The Duchess is brought to the croquet ground. She is now less angry and is always trying to find morals in things. The Queen of Hearts dismisses her on the threat of execution and introduces Alice to the Gryphon, who takes her to the Mock Turtle. The Mock Turtle is very sad, even though he has no sorrow. He tries to tell his story about how he used to be a real turtle in school, which The Gryphon interrupts so they can play a game.
The Mock Turtle and the Gryphon dance to the Lobster Quadrille, while Alice recites (rather incorrectly) "Tis the Voice of the Lobster." The Mock Turtle sings them "Beautiful Soup" during which the Gryphon drags Alice away for an impending trial.
At the trial, the Knave of Hearts is accused of stealing the tarts. The jury box is made up of twelve animals, including Bill the Lizard. The judge is the King of Hearts. The first witness is the Mad Hatter, who doesn't help the case at all, followed by the Duchess' Cook. During the proceedings, Alice finds that she is steadily growing larger when she is suddenly called as a witness herself.
Alice accidentally knocks over the jury box as she stands in alarm. She argues with the King and Queen of Hearts over the ridiculous proceedings, eventually refusing to hold her tongue. The Queen shouts her familiar "Off with her head!" but Alice is unafraid, calling them out as just a pack of cards. Alice's sister wakes her up for tea, brushing what turns out to be some leaves and not a shower of playing cards from Alice's face. Alice leaves her sister on the bank to imagine all the curious happenings for herself.
Real people reflected in the book
The book contains many allusions and parodies of real-world people, such as Prime Minister Benjamin Disraeli. It also includes some thinly veiled instances of Dodgson and his friends:
The members of the boating party that first heard Carroll's tale all show up in Chapter 3 ("A Caucus-Race and a Long Tale") in one form or another. There is, of course, Alice herself, while Carroll, or Charles Dodgson, is caricatured as the Dodo.
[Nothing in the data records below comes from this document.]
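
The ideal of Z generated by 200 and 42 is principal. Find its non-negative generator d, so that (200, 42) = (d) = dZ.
(200, 42) = (2); d = 2

In the PID Z, (a, b) is generated by gcd(a, b). Compute gcd(200, 42) with the extended Euclidean algorithm, tracking rows (r, s, t) with s·200 + t·42 = r:
  row A: (200, 1, 0)   [1·200 + 0·42 = 200]
  row B: (42, 0, 1)   [0·200 + 1·42 = 42]
  200 = 4·42 + 32   → row C = row A − 4·row B = (32, 1, −4)   [check: 1·200 − 4·42 = 32]
  42 = 1·32 + 10   → row D = row B − 1·row C = (10, −1, 5)   [check: −1·200 + 5·42 = 10]
  32 = 3·10 + 2   → row E = row C − 3·row D = (2, 4, −19)   [check: 4·200 − 19·42 = 2]
  10 = 5·2 + 0   → remainder 0, stop. gcd = 2 (last nonzero row E).
So gcd(200, 42) = 2, with Bézout identity 4·200 − 19·42 = 2. Containment (⊇): the Bézout identity exhibits 2 as an element of (200, 42), giving (2) ⊆ (200, 42). Containment (⊆): since 2 | 200 and 2 | 42 (200 = 2·100, 42 = 2·21), every Z-linear combination of 200 and 42 is divisible by 2, so (200, 42) ⊆ (2). Therefore (200, 42) = (2), d = 2.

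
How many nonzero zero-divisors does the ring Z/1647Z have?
Z/1647Z has 566 nonzero zero-divisors

In Z/1647Z each nonzero element is either a unit (gcd with 1647 is 1) or a zero-divisor (gcd > 1). The number of units is φ(1647): factorise 1647 = 3^3 · 61, so φ(1647) = (3^3 − 3^2) · (61 − 1) = 18 · 60 = 1080. The nonzero elements number 1647 − 1 = 1646. Hence the nonzero zero-divisors number 1646 − 1080 = 566.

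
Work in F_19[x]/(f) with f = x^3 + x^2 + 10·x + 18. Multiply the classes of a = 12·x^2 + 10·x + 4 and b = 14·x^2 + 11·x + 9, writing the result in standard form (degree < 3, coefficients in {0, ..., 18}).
Multiply as integer polynomials: a · b = 168·x^4 + 272·x^3 + 274·x^2 + 134·x + 36. Reducing coefficients mod 19: a · b ≡ 16·x^4 + 6·x^3 + 8·x^2 + x + 17. Now divide by f(x) = x^3 + x^2 + 10·x + 18 in F_19[x], eliminating the leading term at each step:
  leading term 16·x^4: subtract (16·x)·f(x) = 16·x^4 + 16·x^3 + 8·x^2 + 3·x, leaving 9·x^3 + 17·x + 17 (coefficients mod 19)
  leading term 9·x^3: subtract (9)·f(x) = 9·x^3 + 9·x^2 + 14·x + 10, leaving 10·x^2 + 3·x + 7 (coefficients mod 19)
The degree is now < 3, so this is the remainder. Hence a · b ≡ 10·x^2 + 3·x + 7 in F_19[x]/(f).

Final answer: a · b ≡ 10·x^2 + 3·x + 7 (mod f(x))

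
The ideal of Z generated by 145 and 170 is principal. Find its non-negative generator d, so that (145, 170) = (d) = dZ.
(145, 170) = (5); d = 5

In the PID Z, (a, b) is generated by gcd(a, b). Compute gcd(170, 145) with the extended Euclidean algorithm, tracking rows (r, s, t) with s·170 + t·145 = r:
  row A: (170, 1, 0)   [1·170 + 0·145 = 170]
  row B: (145, 0, 1)   [0·170 + 1·145 = 145]
  170 = 1·145 + 25   → row C = row A − 1·row B = (25, 1, −1)   [check: 1·170 − 1·145 = 25]
  145 = 5·25 + 20   → row D = row B − 5·row C = (20, −5, 6)   [check: −5·170 + 6·145 = 20]
  25 = 1·20 + 5   → row E = row C − 1·row D = (5, 6, −7)   [check: 6·170 − 7·145 = 5]
  20 = 4·5 + 0   → remainder 0, stop. gcd = 5 (last nonzero row E).
So gcd(145, 170) = 5, with Bézout identity 6·170 − 7·145 = 5. Containment (⊇): the Bézout identity exhibits 5 as an element of (145, 170), giving (5) ⊆ (145, 170). Containment (⊆): since 5 | 145 and 5 | 170 (145 = 5·29, 170 = 5·34), every Z-linear combination of 145 and 170 is divisible by 5, so (145, 170) ⊆ (5). Therefore (145, 170) = (5), d = 5.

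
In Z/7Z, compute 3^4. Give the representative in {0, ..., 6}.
4

Use repeated squaring. Binary(4) = 100. Walk through the bits of the exponent 4 left-to-right: at each bit after the leading one, square the running value, then multiply by 3 if the bit is 1 (always reducing mod 7):
  bit 1 = 1 (leading): start with 3.
  bit 2 = 0: square 3^2 = 9 ≡ 2 (mod 7).
  bit 3 = 0: square 2^2 = 4 (mod 7).
Final value: 3^4 ≡ 4 (mod 7).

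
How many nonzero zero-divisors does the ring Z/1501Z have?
In Z/1501Z each nonzero element is either a unit (gcd with 1501 is 1) or a zero-divisor (gcd > 1). The number of units is φ(1501): factorise 1501 = 19 · 79, so φ(1501) = (19 − 1) · (79 − 1) = 18 · 78 = 1404. The nonzero elements number 1501 − 1 = 1500. Hence the nonzero zero-divisors number 1500 − 1404 = 96.

Final answer: Z/1501Z has 96 nonzero zero-divisors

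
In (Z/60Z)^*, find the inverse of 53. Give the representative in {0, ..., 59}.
Apply the extended Euclidean algorithm to (60, 53), tracking rows (r, s, t) with s·60 + t·53 = r. Each division r_prev = q·r_cur + r_new produces the new row as (previous row) − q·(current row):
  row A: (60, 1, 0)   [1·60 + 0·53 = 60]
  row B: (53, 0, 1)   [0·60 + 1·53 = 53]
  60 = 1·53 + 7   → row C = row A − 1·row B = (7, 1, −1)   [check: 1·60 − 1·53 = 7]
  53 = 7·7 + 4   → row D = row B − 7·row C = (4, −7, 8)   [check: −7·60 + 8·53 = 4]
  7 = 1·4 + 3   → row E = row C − 1·row D = (3, 8, −9)   [check: 8·60 − 9·53 = 3]
  4 = 1·3 + 1   → row F = row D − 1·row E = (1, −15, 17)   [check: −15·60 + 17·53 = 1]
  3 = 3·1 + 0   → remainder 0, stop. gcd = 1 (last nonzero row F).
The gcd is 1, so 53 is invertible mod 60. The last nonzero row gives −15·60 + 17·53 = 1, so t = 17. So 53^(−1) ≡ 17 (mod 60). Verify: 53 · 17 = 901 ≡ 1 (mod 60). ✓

Final answer: 53^(−1) ≡ 17 (mod 60)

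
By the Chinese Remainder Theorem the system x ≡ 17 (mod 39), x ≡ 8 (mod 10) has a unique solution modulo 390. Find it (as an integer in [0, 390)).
The moduli 39, 10 are pairwise coprime, so by the CRT there is a unique solution mod 39·10 = 390.
Solve by successive substitution. Start with x ≡ 17 (mod 39).
  Combine with x ≡ 8 (mod 10): write x = 17 + 39·t and require 17 + 39·t ≡ 8 (mod 10), i.e. 39·t ≡ 8 − 17 ≡ 1 (mod 10). Since 39^(−1) ≡ 9 (mod 10) (39 ≡ 9 (mod 10)), t ≡ 9·1 ≡ 9 (mod 10). So x ≡ 17 + 39·9 = 368 (mod 390).
Unique solution in [0, 390): x = 368.

Final answer: x ≡ 368 (mod 390); the representative in [0, 390) is 368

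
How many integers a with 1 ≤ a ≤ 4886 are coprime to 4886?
The number of a ∈ {1, ..., 4886} with gcd(a, 4886) = 1 is by definition Euler's totient φ(4886). φ is multiplicative, with φ(p^e) = p^e − p^(e−1). Factorise 4886 = 2 · 7 · 349. Then
  φ(4886) = (2 − 1) · (7 − 1) · (349 − 1) = 1 · 6 · 348 = 2088.
So there are 2088 such integers.

Final answer: 2088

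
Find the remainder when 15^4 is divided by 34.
33

Use repeated squaring. Binary(4) = 100. Walk through the bits of the exponent 4 left-to-right: at each bit after the leading one, square the running value, then multiply by 15 if the bit is 1 (always reducing mod 34):
  bit 1 = 1 (leading): start with 15.
  bit 2 = 0: square 15^2 = 225 ≡ 21 (mod 34).
  bit 3 = 0: square 21^2 = 441 ≡ 33 (mod 34).
Final value: 15^4 ≡ 33 (mod 34).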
Carroll is known as the Dodo because Dodgson stuttered when he spoke, thus if he spoke his last name it would be Do-Do-Dodgson. The Duck refers to Rev. Robinson Duckworth, the Lory to Lorina Liddell, and the Eaglet to Edith Liddell.
The Dormouse tells a story about three little sisters named Elsie, Lacie, and Tillie. These are the Liddell sisters: Elsie is L.C. (Lorina Charlotte), Tillie is Edith (her family nickname is Matilda), and Lacie is an anagram of Alice.
The Mock Turtle speaks of a Drawling-master, "an old conger eel," that used to come once a week to teach "Drawling, Stretching, and Fainting in Coils." This is a reference to the art critic John Ruskin, who came once a week to the Liddell house to teach the children drawing, sketching, and painting in oils. (The children did, in fact, learn well; Alice Liddell, for one, produced a number of skilled watercolours.) The Mock Turtle also sings "Beautiful Soup." This is a parody of a song called "Star of the Evening, Beautiful Star," which was performed as a trio by Lorina, Alice and Edith Liddell for Lewis Carroll in the Liddell home during the same summer in which he first told the story of Alice's Adventures Under Ground.
John Tenniel's illustrations of Alice do not portray the real Alice Liddell, who had dark hair and a short fringe. There is a persistent legend that Carroll sent Tenniel a photograph of Mary Hilton Babcock, another child-friend, but no evidence for this has yet come to light, and whether Tenniel actually used Babcock as his model is open to dispute.